United States Federal Reserve officials believed last month that near-term risks to the U.S. economy had subsided and that an interest rate increase could soon be warranted. But they did not indicate when they would likely raise rates.
The minutes of July 26-27 meeting show that officials were encouraged by a rebound in job growth. They also took note of a stabilization of financial markets after a bout of turbulence triggered by Britain’s June 23 vote to leave the European Union.
The Fed officials believed those developments had lessened the risks for the economy in the short run. The minutes show that as a result, the officials thought a rate hike “was or would soon be warranted.”
But a key factor holding the Fed officials back was the stubbornly slow rate of inflation, which has been running below the central bank’s 2% target for more than four years, according to the minutes.
The minutes released Wednesday closely parallel the message the Fed sent in a statement it released after its July meeting.
In that statement, the Fed noted the job market had rebounded from a brief slump.
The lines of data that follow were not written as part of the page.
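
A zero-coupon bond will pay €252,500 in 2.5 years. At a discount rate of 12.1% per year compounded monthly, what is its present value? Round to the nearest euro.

€186,872

Periodic rate = 12.1%/12 = 0.0100833; 30 periods.
P = 252,500/(1 + 0.121/12)^30 ≈ 252,500/1.3511891695 ≈ 186,872.4274.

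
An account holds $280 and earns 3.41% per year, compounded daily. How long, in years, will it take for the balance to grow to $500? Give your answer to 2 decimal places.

We need (1 + 0.0000934247)^(365t) = 1.7857, so 365t = ln 1.7857 / ln 1.000093 ≈ 6206.5583.
t ≈ 6206.5583/365 = 17.0043 years.

17.00 years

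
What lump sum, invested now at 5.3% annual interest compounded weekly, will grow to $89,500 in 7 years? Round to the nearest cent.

Periodic rate = 5.3%/52 = 0.00101923; 364 periods.
P = 89,500/(1 + 0.053/52)^364 ≈ 89,500/1.4489092921 ≈ 61,770.6025.

$61,770.60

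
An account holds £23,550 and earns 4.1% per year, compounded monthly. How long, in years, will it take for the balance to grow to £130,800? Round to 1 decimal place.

41.9 years

We need (1 + 0.00341667)^(12t) = 5.5541, so 12t = ln 5.5541 / ln 1.003417 ≈ 502.6744.
t ≈ 502.6744/12 = 41.8895 years.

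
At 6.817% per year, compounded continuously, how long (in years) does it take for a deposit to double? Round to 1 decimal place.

10.2 years

e^(0.06817t) = 2, so 0.06817t = ln 2 ≈ 0.69315.
t ≈ 0.69315/0.06817 ≈ 10.1679.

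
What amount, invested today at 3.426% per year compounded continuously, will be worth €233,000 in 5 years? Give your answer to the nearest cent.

€196,318.52

P = A·e^(−rt) = 233,000·e^(−0.1713).
e^(−0.1713) ≈ 0.842568764923, so P ≈ 196,318.5222.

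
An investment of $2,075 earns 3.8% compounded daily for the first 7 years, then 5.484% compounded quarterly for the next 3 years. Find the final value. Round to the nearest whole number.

Phase 1: 2,075·(1 + 0.038/365)^2555 ≈ 2,707.2878.
Phase 2: 2,707.2878·(1 + 0.01371)^12 ≈ 3,187.8596.

$3,188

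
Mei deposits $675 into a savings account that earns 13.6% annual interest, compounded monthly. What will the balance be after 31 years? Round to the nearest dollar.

$44,667

Growth factor = (1 + 0.136/12)^372 ≈ 66.174045231.
A ≈ 675 × 66.174045231 ≈ 44,667.4805.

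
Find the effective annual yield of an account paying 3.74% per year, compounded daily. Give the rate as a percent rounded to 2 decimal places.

3.81%

One year is 365 periods at 0.000102466 each: (1 + 0.000102466)^365 ≈ 1.038106.
EAR = 1.038106 − 1 ≈ 3.81062%.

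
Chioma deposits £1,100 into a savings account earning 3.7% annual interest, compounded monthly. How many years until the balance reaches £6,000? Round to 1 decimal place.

45.9 years

(1 + 0.00308333)^(12t) = 6,000/1,100 = 5.4545.
12t·ln(1 + 0.00308333) = ln(5.4545); 12t = 1.6964/0.00307859 ≈ 551.0476.
t ≈ 45.9206 years.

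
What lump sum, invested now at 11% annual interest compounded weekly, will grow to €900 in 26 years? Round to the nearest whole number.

Growth factor = (1 + 0.11/52)^1352 ≈ 17.4088598.
P = 900/17.4088598 ≈ 51.6978.

€52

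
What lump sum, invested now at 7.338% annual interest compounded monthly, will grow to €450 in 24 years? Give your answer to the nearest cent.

Periodic rate = 7.338%/12 = 0.006115; 288 periods.
P = 450/(1 + 0.006115)^288 ≈ 450/5.78782878 ≈ 77.7494.

€77.75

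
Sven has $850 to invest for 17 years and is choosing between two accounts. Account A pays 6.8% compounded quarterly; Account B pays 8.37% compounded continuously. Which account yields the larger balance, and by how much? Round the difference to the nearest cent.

A: (1 + 0.017)^68 ≈ 3.146478719, so 850 × 3.146478719 ≈ 2,674.5069.
B: e^(0.0837·17) = e^1.4229 ≈ 4.149135503, so 850 × 4.149135503 ≈ 3,526.7652.
Difference ≈ 852.2583 in favor of B.

Account B, by $852.26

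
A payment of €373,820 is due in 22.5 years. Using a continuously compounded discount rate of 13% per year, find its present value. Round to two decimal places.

P = A·e^(−rt) = 373,820·e^(−2.925).
e^(−2.925) ≈ 0.0536646919127, so P ≈ 20,060.9351.

€20,060.94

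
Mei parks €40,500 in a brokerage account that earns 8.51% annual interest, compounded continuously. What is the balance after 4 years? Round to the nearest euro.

€56,923

A = P·e^(rt) = 40,500·e^(0.0851·4) = 40,500·e^0.3404.
e^0.3404 ≈ 1.405509682, so A ≈ 56,923.1421.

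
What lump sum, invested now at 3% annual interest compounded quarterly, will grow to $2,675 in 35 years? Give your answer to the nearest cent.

$939.76

Growth factor = (1 + 0.0075)^140 ≈ 2.846476966.
P = 2,675/2.846476966 ≈ 939.7582.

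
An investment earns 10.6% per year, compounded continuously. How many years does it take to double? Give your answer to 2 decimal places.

6.54 years

e^(0.106t) = 2, so 0.106t = ln 2 ≈ 0.69315.
t ≈ 0.69315/0.106 ≈ 6.5391.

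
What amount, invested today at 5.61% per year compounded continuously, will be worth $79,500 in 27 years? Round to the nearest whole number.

P = A·e^(−rt) = 79,500·e^(−1.5147).
e^(−1.5147) ≈ 0.2198741372, so P ≈ 17,479.9939.

$17,480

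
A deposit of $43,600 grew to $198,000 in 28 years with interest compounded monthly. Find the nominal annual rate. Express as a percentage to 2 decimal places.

5.42%

The 336-period growth factor is 198,000/43,600 = 4.54128.
r/12 = 4.54128^(1/336) − 1 ≈ 0.00451376, so r ≈ 12·0.00451376 = 5.41651%.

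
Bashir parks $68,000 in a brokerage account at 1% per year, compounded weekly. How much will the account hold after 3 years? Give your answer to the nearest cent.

Periodic rate = 1%/52 = 0.000192308; periods = 52·3 = 156.
A = 68,000·(1 + 0.01/52)^156 ≈ 68,000·1.0304515619 ≈ 70,070.7062.

$70,070.71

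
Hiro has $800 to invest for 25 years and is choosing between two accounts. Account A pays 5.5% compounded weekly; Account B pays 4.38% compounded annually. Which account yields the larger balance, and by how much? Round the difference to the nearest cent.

Account A growth factor: (1 + 0.055/52)^1300 ≈ 3.952203806; balance ≈ 3,161.7630.
Account B growth factor: (1 + 0.0438)^25 ≈ 2.920332576; balance ≈ 2,336.2661.
Account A is larger by 825.4970.

Account A, by $825.50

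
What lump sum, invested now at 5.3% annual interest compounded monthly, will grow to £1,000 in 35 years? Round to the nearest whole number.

£157

Periodic rate = 5.3%/12 = 0.00441667; 420 periods.
P = 1,000/(1 + 0.053/12)^420 ≈ 1,000/6.36564501 ≈ 157.0933.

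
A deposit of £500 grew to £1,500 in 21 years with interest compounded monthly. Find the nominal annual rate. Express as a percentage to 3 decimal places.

The 252-period growth factor is 1,500/500 = 3.
r/12 = 3^(1/252) − 1 ≈ 0.00436909, so r ≈ 12·0.00436909 = 5.24291%.

5.243%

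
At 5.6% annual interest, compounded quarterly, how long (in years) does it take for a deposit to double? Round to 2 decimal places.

12.46 years

(1 + 0.014)^(4t) = 2.
4t = ln 2 / ln(1 + 0.014) ≈ 0.69315/0.0139029 ≈ 49.8563.
t ≈ 12.4641.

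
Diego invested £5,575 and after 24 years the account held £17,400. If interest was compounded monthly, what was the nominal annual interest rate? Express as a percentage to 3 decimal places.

4.752%

(1 + r/12)^288 = 17,400/5,575 = 3.12108.
1 + r/12 = 3.12108^(1/288) ≈ 1.00396, so r/12 ≈ 0.00395983.
r ≈ 12·0.00395983 = 4.75179%.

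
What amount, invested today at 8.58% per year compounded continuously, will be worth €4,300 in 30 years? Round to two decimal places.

€327.79

P = A·e^(−rt) = 4,300·e^(−2.574).
e^(−2.574) ≈ 0.07623001471, so P ≈ 327.7891.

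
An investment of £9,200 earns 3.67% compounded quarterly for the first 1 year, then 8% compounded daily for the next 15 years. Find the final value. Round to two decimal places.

After 1 years at 3.67%: 9,200 × 1.0372081803 ≈ 9,542.3153.
Then 15 years at 8%: 9,542.3153 × 3.3196803971 ≈ 31,677.4369.

£31,677.44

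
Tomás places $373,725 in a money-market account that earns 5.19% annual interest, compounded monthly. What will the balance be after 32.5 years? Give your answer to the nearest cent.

$2,011,494.22

Periodic rate = 5.19%/12 = 0.004325; periods = 12·32.5 = 390.
A = 373,725·(1 + 0.004325)^390 ≈ 373,725·5.382284360424 ≈ 2,011,494.2226.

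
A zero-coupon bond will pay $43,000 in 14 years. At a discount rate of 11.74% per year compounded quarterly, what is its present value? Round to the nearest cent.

$8,510.14

Growth factor = (1 + 0.02935)^56 ≈ 5.0527970644.
P = 43,000/5.0527970644 ≈ 8,510.1379.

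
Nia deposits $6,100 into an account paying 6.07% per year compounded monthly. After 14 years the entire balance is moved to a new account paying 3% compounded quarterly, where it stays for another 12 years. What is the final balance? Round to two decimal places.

$20,381.01

Phase 1: 6,100·(1 + 0.0607/12)^168 ≈ 14,238.4593.
Phase 2: 14,238.4593·(1 + 0.0075)^48 ≈ 20,381.0066.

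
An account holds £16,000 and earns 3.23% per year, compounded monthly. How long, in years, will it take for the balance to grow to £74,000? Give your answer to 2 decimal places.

47.48 years

(1 + 0.00269167)^(12t) = 74,000/16,000 = 4.625.
12t·ln(1 + 0.00269167) = ln(4.625); 12t = 1.5315/0.00268805 ≈ 569.7349.
t ≈ 47.4779 years.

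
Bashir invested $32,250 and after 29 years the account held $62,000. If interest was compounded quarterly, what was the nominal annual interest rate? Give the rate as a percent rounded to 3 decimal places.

2.260%

(1 + r/4)^116 = 62,000/32,250 = 1.92248.
1 + r/4 = 1.92248^(1/116) ≈ 1.005651, so r/4 ≈ 0.00565053.
r ≈ 4·0.00565053 = 2.26021%.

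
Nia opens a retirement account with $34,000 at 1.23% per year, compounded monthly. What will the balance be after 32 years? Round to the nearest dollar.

$50,388

Growth factor = (1 + 0.001025)^384 ≈ 1.4820087303.
A ≈ 34,000 × 1.4820087303 ≈ 50,388.2968.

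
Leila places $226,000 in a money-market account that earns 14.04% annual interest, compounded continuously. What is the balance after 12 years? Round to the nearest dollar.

A = P·e^(rt) = 226,000·e^(0.1404·12) = 226,000·e^1.6848.
e^1.6848 ≈ 5.391372550005, so A ≈ 1,218,450.1963.

$1,218,450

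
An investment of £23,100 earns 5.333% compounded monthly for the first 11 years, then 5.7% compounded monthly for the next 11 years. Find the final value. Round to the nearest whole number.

£77,531

After 11 years at 5.333%: 23,100 × 1.7955839844 ≈ 41,477.9900.
Then 11 years at 5.7%: 41,477.9900 × 1.8692094245 ≈ 77,531.0499.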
Still, it said it planned to monitor global economic threats and financial developments to ensure that they don’t slow the economy.
This week, William Dudley, president of the Federal Reserve Bank of New York and a close ally of Fed Chair Janet Yellen, said in a television interview that a September rate hike is “possible.” Dudley said he thought that solid job growth would continue and that the sluggish pace of the U.S. economy would pick up.
But, as the Fed itself has done repeatedly, Dudley stressed that any policy action would depend on the health of the most recent economic data.
Though some economists say they think the Fed will be ready to raise rates next month, most have said they think the policymakers will take no action before December.
The Fed’s July decision to leave rates alone was backed by a 9-1 vote.
In December last year, the Fed raised its benchmark lending rate from a record low near zero, where it had stood since the depths of the 2008 financial crisis. But in recent months, turbulence in financial markets and concerns about China and weakening global growth have persuaded the Fed to keep rates on hold.